First, compile the code and generate the run script:

$ ./compile

Then run:

$ target/start dhg.ccg.run.Parse2015Run [options]

Options

  • --model: The model to use. Options: (no default)
    • pcfg: for the pcfg model (see AAAI-2015 paper)
    • scg: for the supertag-context model (see CoNLL-2015 paper)
  • --learning: The learning algorithm to use to train the model. Options: {mcmc}. Default: mcmc.
  • --additional-rules: Additional CCG rules to be allowed by the parser (comma-separated). Example: FC,BX,FC2,BX2. Default x (meaning no additional rules).
  • --lang: The language of the CCGBank to use. Options: {en, ch, it}. Default: en.
  • --max-sent-len: The maximum sentence length allowed (filter all sentence longer than this). Options: an integer or all for no limit. Default: all.
  • --td-tok: The maximum number of tokens to be read when building the tag dictionary.

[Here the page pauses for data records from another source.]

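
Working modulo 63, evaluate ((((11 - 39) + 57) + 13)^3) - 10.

53

11 - 39 = -28 ≡ 35 (mod 63)
35 + 57 = 92 ≡ 29 (mod 63)
29 + 13 = 42
(42)^3 ≡ 0 (mod 63)
0 - 10 = -10 ≡ 53 (mod 63)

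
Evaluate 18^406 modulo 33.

Using repeated squaring:
18^1 ≡ 18 (mod 33)
18^2 ≡ 18^2 = 324 ≡ 27 (mod 33)
18^4 ≡ 27^2 = 729 ≡ 3 (mod 33)
18^8 ≡ 3^2 = 9 (mod 33)
18^16 ≡ 9^2 = 81 ≡ 15 (mod 33)
18^32 ≡ 15^2 = 225 ≡ 27 (mod 33)
18^64 ≡ 27^2 = 729 ≡ 3 (mod 33)
18^128 ≡ 3^2 = 9 (mod 33)
18^256 ≡ 9^2 = 81 ≡ 15 (mod 33)
18^406 = 18^256 × 18^128 × 18^16 × 18^4 × 18^2 ≡ 15 × 9 × 15 × 3 × 27 (mod 33).
Accumulate the product:
15 × 9 = 135 ≡ 3
3 × 15 = 45 ≡ 12
12 × 3 = 36 ≡ 3
3 × 27 = 81 ≡ 15

15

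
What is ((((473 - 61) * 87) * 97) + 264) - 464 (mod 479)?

86

473 - 61 = 412
412 * 87 = 35844 ≡ 398 (mod 479)
398 * 97 = 38606 ≡ 286 (mod 479)
286 + 264 = 550 ≡ 71 (mod 479)
71 - 464 = -393 ≡ 86 (mod 479)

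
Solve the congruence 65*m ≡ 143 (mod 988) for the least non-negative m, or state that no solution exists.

63

gcd(65, 988) = 13, and 13 | 143, so solutions exist.
Divide through by 13: 5*m mod 76 = 11.
5⁻¹ ≡ 61 (mod 76).
m ≡ 61*11 ≡ 63 (mod 76).
The smallest non-negative solution is m = 63.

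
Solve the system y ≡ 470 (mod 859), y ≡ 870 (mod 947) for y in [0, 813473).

440278

859⁻¹ mod 947: 859·721 ≡ 1 (mod 947), so 859⁻¹ ≡ 721.
y = 470 + 859·((870 − 470)·721 mod 947) = 470 + 859·512 = 440278.
Check: 440278 mod 859 = 470, 440278 mod 947 = 870. ✓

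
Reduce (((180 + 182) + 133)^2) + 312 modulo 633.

366

180 + 182 = 362
362 + 133 = 495
(495)^2 ≡ 54 (mod 633)
54 + 312 = 366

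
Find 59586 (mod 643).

59586 = 92×643 + 430, so 59586 ≡ 430 (mod 643).

430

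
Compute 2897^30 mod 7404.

30 in binary is 11110, i.e. 30 = 16 + 8 + 4 + 2.
2897^1 ≡ 2897 (mod 7404)
2897^2 ≡ 2897^2 = 8392609 ≡ 3877 (mod 7404)
2897^4 ≡ 3877^2 = 15031129 ≡ 1009 (mod 7404)
2897^8 ≡ 1009^2 = 1018081 ≡ 3733 (mod 7404)
2897^16 ≡ 3733^2 = 13935289 ≡ 961 (mod 7404)
2897^30 = 2897^16 * 2897^8 * 2897^4 * 2897^2 ≡ 961 * 3733 * 1009 * 3877 (mod 7404).
Accumulate the product:
961 * 3733 = 3587413 ≡ 3877
3877 * 1009 = 3911893 ≡ 2581
2581 * 3877 = 10006537 ≡ 3733

3733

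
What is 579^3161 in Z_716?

Compute successive squares:
3161 in binary is 110001011001, i.e. 3161 = 2048 + 1024 + 64 + 16 + 8 + 1.
579^1 ≡ 579 (mod 716)
579^2 ≡ 579^2 = 335241 ≡ 153 (mod 716)
579^4 ≡ 153^2 = 23409 ≡ 497 (mod 716)
579^8 ≡ 497^2 = 247009 ≡ 705 (mod 716)
579^16 ≡ 705^2 = 497025 ≡ 121 (mod 716)
579^32 ≡ 121^2 = 14641 ≡ 321 (mod 716)
579^64 ≡ 321^2 = 103041 ≡ 653 (mod 716)
579^128 ≡ 653^2 = 426409 ≡ 389 (mod 716)
579^256 ≡ 389^2 = 151321 ≡ 245 (mod 716)
579^512 ≡ 245^2 = 60025 ≡ 597 (mod 716)
579^1024 ≡ 597^2 = 356409 ≡ 557 (mod 716)
579^2048 ≡ 557^2 = 310249 ≡ 221 (mod 716)
579^3161 = 579^2048 · 579^1024 · 579^64 · 579^16 · 579^8 · 579^1 ≡ 221 · 557 · 653 · 121 · 705 · 579 (mod 716).
Accumulate the product:
221 · 557 = 123097 ≡ 661
661 · 653 = 431633 ≡ 601
601 · 121 = 72721 ≡ 405
405 · 705 = 285525 ≡ 557
557 · 579 = 322503 ≡ 303

303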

Options: an integer (following an integer with k will expand to 000; e.g. 10k becomes 10000) or all for no limit. Default: all.
  • --train-sent: The maximum number of sentences to be used for training. Options: an integer or all for no limit. Default: all.
  • --test-sent: The maximum number of sentences to be used for testing. Options: an integer or all for no limit. Default: all.
  • --sampling-iterations: The number of MCMC sampling iterations to run. Default: 500.
  • --burnin-iterations: The number of MCMC burn-in iterations to run. Default: 0.
  • --alpha-root: See paper for details. Default: 1.0.
  • --alpha-biny: See paper for details. Default: 100.0.
  • --alpha-unry: See paper for details. Default: 100.0.
  • --alpha-term: See paper for details. Default: 10000.0.
  • --alpha-prod: See paper for details. Default: 100.0.
  • --alpha-cntx: See paper for details. Only relevant for --model scg. Default: 1000.0.
  • --root-init: Root parameter initializer. Options:
    • uniform
    • catprior: use the grammar-defined category prior.
    • tdecatprior: use the grammar-defined category prior, with atomic category probabilities estimated using the tag dictionary and raw data. DEFAULT.
  • --nt-prod-init: Nonterminal production parameter initializer (for both binary and unary). Options:
    • uniform.
    • catprior: use the grammar-defined category prior.
    • tdecatprior: use the grammar-defined category prior, with atomic category probabilities estimated using the tag dictionary and raw data. DEFAULT.
  • --term-prod-init: Terminal production parameter initializer (for both binary and unary). Options:
    • uniform.
    • tdentry: Use the tag dictionary and raw data to estimate terminal (word) probabilities for each supertag. DEFAULT.
  • --tr-init: Context production parameter initializer (for both left and right contexts). Only relevant for --model scg. Options:
    • uniform,
    • tdentry (use the tag dictionary and raw data to estimate transition probabilities),
    • combine-uniform (use CCG supertag combinability mixed with uniform),
    • combine-tdentry (use CCG supertag combinability mixed with tdentry). DEFAULT.
  • --pterm: See paper for details. Default: 0.7.
  • --pmod: See paper for details. Default: 0.1.
  • --pfwd: See paper for details. Default: 0.5.
  • --comb-tr-mass: Amount of probability mass devoted to "combinable" contexts (called sigma (σ) in the CoNLL-2015 paper). Only relevant for --model scg. Default: 0.85.
  • --td-cutoff: Exclude tag dictionary entries that occur with less than this proportion in the TD-training corpus. Default: 0.0.
  • --max-accept-tries: Number of samples drawn for each sentence in each iteration. Only relevant for --model scg. Default: 1.
  • --output-file: A file where the parsed trees of the test sentences should be written. Default: do not write out trees.
  • --train-termdel: Allow terminal deletion from a training sentence when a parse is not found. Choices {false,true}. Default: false.
  • --test-termdel: Allow terminal deletion from a test sentence when a parse is not found. Choices {false,true}. Default: false.
  • --max-train-tok: The maximum number of tokens to be read for the training data. Options: an integer (following an integer with k will expand to 000; e.g. 10k becomes 10000) or all for no limit. Default: all.
  • --mcmc-output-count-file: File where additional data should be written. Default: do not write out this information.